Recorded Future warned that increasingly, out-of-the-box voice cloning platforms are available on the dark web, lowering the bar to entry for cyber-criminals. Some are free to use with a registered account while others cost little more than $5 per month, the vendor claimed.
Among the chatter observed by Recorded Future, impersonation, call-back scams and voice phishing are frequently mentioned in the context of such tools.
In some cases, cyber-criminals are abusing legitimate tools such as those intended for use in audio book voiceovers, film and television dubbing, voice acting and advertising.
One apparently popular option is ElevenLabs’ Prime Voice AI software, a browser-based text-to-speech tool, that allows users to upload custom voice samples for a premium charge.
However, in restricting the use of the tool to paid customers, the vendor has encouraged more dark web innovation, according to the report.

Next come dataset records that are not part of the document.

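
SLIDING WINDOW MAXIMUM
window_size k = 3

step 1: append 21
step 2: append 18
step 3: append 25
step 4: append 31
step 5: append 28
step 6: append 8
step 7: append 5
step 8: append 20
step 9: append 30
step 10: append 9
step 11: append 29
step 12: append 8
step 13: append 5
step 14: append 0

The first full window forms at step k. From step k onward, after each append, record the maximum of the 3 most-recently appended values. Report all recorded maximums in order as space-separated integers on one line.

Answer: 25 31 31 31 28 20 30 30 30 29 29 8

Derivation:
step 1: append 21 -> window=[21] (not full yet)
step 2: append 18 -> window=[21, 18] (not full yet)
step 3: append 25 -> window=[21, 18, 25] -> max=25
step 4: append 31 -> window=[18, 25, 31] -> max=31
step 5: append 28 -> window=[25, 31, 28] -> max=31
step 6: append 8 -> window=[31, 28, 8] -> max=31
step 7: append 5 -> window=[28, 8, 5] -> max=28
step 8: append 20 -> window=[8, 5, 20] -> max=20
step 9: append 30 -> window=[5, 20, 30] -> max=30
step 10: append 9 -> window=[20, 30, 9] -> max=30
step 11: append 29 -> window=[30, 9, 29] -> max=30
step 12: append 8 -> window=[9, 29, 8] -> max=29
step 13: append 5 -> window=[29, 8, 5] -> max=29
step 14: append 0 -> window=[8, 5, 0] -> max=8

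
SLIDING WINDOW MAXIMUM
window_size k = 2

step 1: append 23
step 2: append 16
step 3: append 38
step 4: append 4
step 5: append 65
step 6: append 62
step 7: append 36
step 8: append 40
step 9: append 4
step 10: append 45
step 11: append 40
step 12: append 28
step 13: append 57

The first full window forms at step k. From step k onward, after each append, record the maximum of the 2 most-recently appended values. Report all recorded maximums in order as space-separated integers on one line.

step 1: append 23 -> window=[23] (not full yet)
step 2: append 16 -> window=[23, 16] -> max=23
step 3: append 38 -> window=[16, 38] -> max=38
step 4: append 4 -> window=[38, 4] -> max=38
step 5: append 65 -> window=[4, 65] -> max=65
step 6: append 62 -> window=[65, 62] -> max=65
step 7: append 36 -> window=[62, 36] -> max=62
step 8: append 40 -> window=[36, 40] -> max=40
step 9: append 4 -> window=[40, 4] -> max=40
step 10: append 45 -> window=[4, 45] -> max=45
step 11: append 40 -> window=[45, 40] -> max=45
step 12: append 28 -> window=[40, 28] -> max=40
step 13: append 57 -> window=[28, 57] -> max=57

Answer: 23 38 38 65 65 62 40 40 45 45 40 57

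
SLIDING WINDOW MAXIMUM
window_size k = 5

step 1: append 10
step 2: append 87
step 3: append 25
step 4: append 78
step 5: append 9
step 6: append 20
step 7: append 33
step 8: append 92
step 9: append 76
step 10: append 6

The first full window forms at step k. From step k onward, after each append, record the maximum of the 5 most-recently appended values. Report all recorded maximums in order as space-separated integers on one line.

Answer: 87 87 78 92 92 92

Derivation:
step 1: append 10 -> window=[10] (not full yet)
step 2: append 87 -> window=[10, 87] (not full yet)
step 3: append 25 -> window=[10, 87, 25] (not full yet)
step 4: append 78 -> window=[10, 87, 25, 78] (not full yet)
step 5: append 9 -> window=[10, 87, 25, 78, 9] -> max=87
step 6: append 20 -> window=[87, 25, 78, 9, 20] -> max=87
step 7: append 33 -> window=[25, 78, 9, 20, 33] -> max=78
step 8: append 92 -> window=[78, 9, 20, 33, 92] -> max=92
step 9: append 76 -> window=[9, 20, 33, 92, 76] -> max=92
step 10: append 6 -> window=[20, 33, 92, 76, 6] -> max=92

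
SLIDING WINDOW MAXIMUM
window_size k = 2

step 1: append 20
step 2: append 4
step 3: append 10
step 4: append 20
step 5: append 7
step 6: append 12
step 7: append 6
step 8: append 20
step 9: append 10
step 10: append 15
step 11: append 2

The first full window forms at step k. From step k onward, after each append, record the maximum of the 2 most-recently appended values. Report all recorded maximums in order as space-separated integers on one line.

step 1: append 20 -> window=[20] (not full yet)
step 2: append 4 -> window=[20, 4] -> max=20
step 3: append 10 -> window=[4, 10] -> max=10
step 4: append 20 -> window=[10, 20] -> max=20
step 5: append 7 -> window=[20, 7] -> max=20
step 6: append 12 -> window=[7, 12] -> max=12
step 7: append 6 -> window=[12, 6] -> max=12
step 8: append 20 -> window=[6, 20] -> max=20
step 9: append 10 -> window=[20, 10] -> max=20
step 10: append 15 -> window=[10, 15] -> max=15
step 11: append 2 -> window=[15, 2] -> max=15

Answer: 20 10 20 20 12 12 20 20 15 15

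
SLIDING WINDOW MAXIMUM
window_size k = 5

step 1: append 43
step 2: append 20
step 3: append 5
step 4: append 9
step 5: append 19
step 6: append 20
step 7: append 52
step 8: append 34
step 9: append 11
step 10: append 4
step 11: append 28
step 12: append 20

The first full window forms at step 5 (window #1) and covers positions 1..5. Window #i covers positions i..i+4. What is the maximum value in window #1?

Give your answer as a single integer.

step 1: append 43 -> window=[43] (not full yet)
step 2: append 20 -> window=[43, 20] (not full yet)
step 3: append 5 -> window=[43, 20, 5] (not full yet)
step 4: append 9 -> window=[43, 20, 5, 9] (not full yet)
step 5: append 19 -> window=[43, 20, 5, 9, 19] -> max=43
Window #1 max = 43

Answer: 43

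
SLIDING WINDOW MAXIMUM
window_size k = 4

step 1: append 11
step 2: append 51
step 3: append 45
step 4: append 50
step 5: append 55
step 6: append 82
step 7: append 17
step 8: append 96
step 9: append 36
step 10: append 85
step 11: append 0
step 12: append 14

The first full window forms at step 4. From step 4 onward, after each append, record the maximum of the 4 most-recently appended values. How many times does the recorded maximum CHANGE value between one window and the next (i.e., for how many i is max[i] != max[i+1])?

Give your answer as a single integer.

Answer: 4

Derivation:
step 1: append 11 -> window=[11] (not full yet)
step 2: append 51 -> window=[11, 51] (not full yet)
step 3: append 45 -> window=[11, 51, 45] (not full yet)
step 4: append 50 -> window=[11, 51, 45, 50] -> max=51
step 5: append 55 -> window=[51, 45, 50, 55] -> max=55
step 6: append 82 -> window=[45, 50, 55, 82] -> max=82
step 7: append 17 -> window=[50, 55, 82, 17] -> max=82
step 8: append 96 -> window=[55, 82, 17, 96] -> max=96
step 9: append 36 -> window=[82, 17, 96, 36] -> max=96
step 10: append 85 -> window=[17, 96, 36, 85] -> max=96
step 11: append 0 -> window=[96, 36, 85, 0] -> max=96
step 12: append 14 -> window=[36, 85, 0, 14] -> max=85
Recorded maximums: 51 55 82 82 96 96 96 96 85
Changes between consecutive maximums: 4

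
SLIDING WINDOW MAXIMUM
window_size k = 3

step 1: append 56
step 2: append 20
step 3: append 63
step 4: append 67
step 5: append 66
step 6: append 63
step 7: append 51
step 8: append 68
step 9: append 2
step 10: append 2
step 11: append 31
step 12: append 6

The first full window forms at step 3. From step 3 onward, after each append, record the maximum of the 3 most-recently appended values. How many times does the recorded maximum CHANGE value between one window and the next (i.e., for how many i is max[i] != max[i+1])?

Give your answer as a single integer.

Answer: 4

Derivation:
step 1: append 56 -> window=[56] (not full yet)
step 2: append 20 -> window=[56, 20] (not full yet)
step 3: append 63 -> window=[56, 20, 63] -> max=63
step 4: append 67 -> window=[20, 63, 67] -> max=67
step 5: append 66 -> window=[63, 67, 66] -> max=67
step 6: append 63 -> window=[67, 66, 63] -> max=67
step 7: append 51 -> window=[66, 63, 51] -> max=66
step 8: append 68 -> window=[63, 51, 68] -> max=68
step 9: append 2 -> window=[51, 68, 2] -> max=68
step 10: append 2 -> window=[68, 2, 2] -> max=68
step 11: append 31 -> window=[2, 2, 31] -> max=31
step 12: append 6 -> window=[2, 31, 6] -> max=31
Recorded maximums: 63 67 67 67 66 68 68 68 31 31
Changes between consecutive maximums: 4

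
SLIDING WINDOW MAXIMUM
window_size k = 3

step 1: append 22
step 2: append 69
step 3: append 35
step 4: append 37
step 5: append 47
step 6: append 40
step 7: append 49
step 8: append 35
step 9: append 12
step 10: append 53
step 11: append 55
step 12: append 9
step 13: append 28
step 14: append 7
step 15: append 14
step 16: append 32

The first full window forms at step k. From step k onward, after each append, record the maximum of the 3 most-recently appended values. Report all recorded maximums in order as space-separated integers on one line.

Answer: 69 69 47 47 49 49 49 53 55 55 55 28 28 32

Derivation:
step 1: append 22 -> window=[22] (not full yet)
step 2: append 69 -> window=[22, 69] (not full yet)
step 3: append 35 -> window=[22, 69, 35] -> max=69
step 4: append 37 -> window=[69, 35, 37] -> max=69
step 5: append 47 -> window=[35, 37, 47] -> max=47
step 6: append 40 -> window=[37, 47, 40] -> max=47
step 7: append 49 -> window=[47, 40, 49] -> max=49
step 8: append 35 -> window=[40, 49, 35] -> max=49
step 9: append 12 -> window=[49, 35, 12] -> max=49
step 10: append 53 -> window=[35, 12, 53] -> max=53
step 11: append 55 -> window=[12, 53, 55] -> max=55
step 12: append 9 -> window=[53, 55, 9] -> max=55
step 13: append 28 -> window=[55, 9, 28] -> max=55
step 14: append 7 -> window=[9, 28, 7] -> max=28
step 15: append 14 -> window=[28, 7, 14] -> max=28
step 16: append 32 -> window=[7, 14, 32] -> max=32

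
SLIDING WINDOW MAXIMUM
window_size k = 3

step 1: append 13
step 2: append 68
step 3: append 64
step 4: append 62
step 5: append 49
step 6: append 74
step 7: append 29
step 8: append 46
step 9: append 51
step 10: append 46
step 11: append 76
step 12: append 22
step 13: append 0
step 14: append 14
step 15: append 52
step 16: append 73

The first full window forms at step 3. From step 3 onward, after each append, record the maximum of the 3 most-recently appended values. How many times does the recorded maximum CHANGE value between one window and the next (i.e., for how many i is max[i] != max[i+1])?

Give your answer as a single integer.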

“It has led to an increase in references to threat actors selling paid accounts to ElevenLabs – as well as advertising VCaaS offerings. These new restrictions have opened the door for a new form of commodified cybercrime that needs to be addressed in a multi-layered way,” the report continued.
Fortunately, many current deepfake voice technologies are limited in generating only one-time samples that cannot be used in real-time extended conversations. However, an industry-wide approach is needed to tackle the threat before it escalates, Recorded Future argued.
“Risk mitigation strategies need to be multidisciplinary, addressing the root causes of social engineering, phishing and vishing, disinformation, and more. Voice cloning technology is still leveraged by humans with specific intentions – it does not conduct attacks on its own,” the report concluded.
“Therefore, adopting a framework that educates employees, users, and customers about the threats it poses will be more effective in the short-term than fighting abuse of the technology itself – which should be a long-term strategic goal.”
Infosecurity approached Recorded Future for further comment, but it was unwilling to provide anything beyond the report.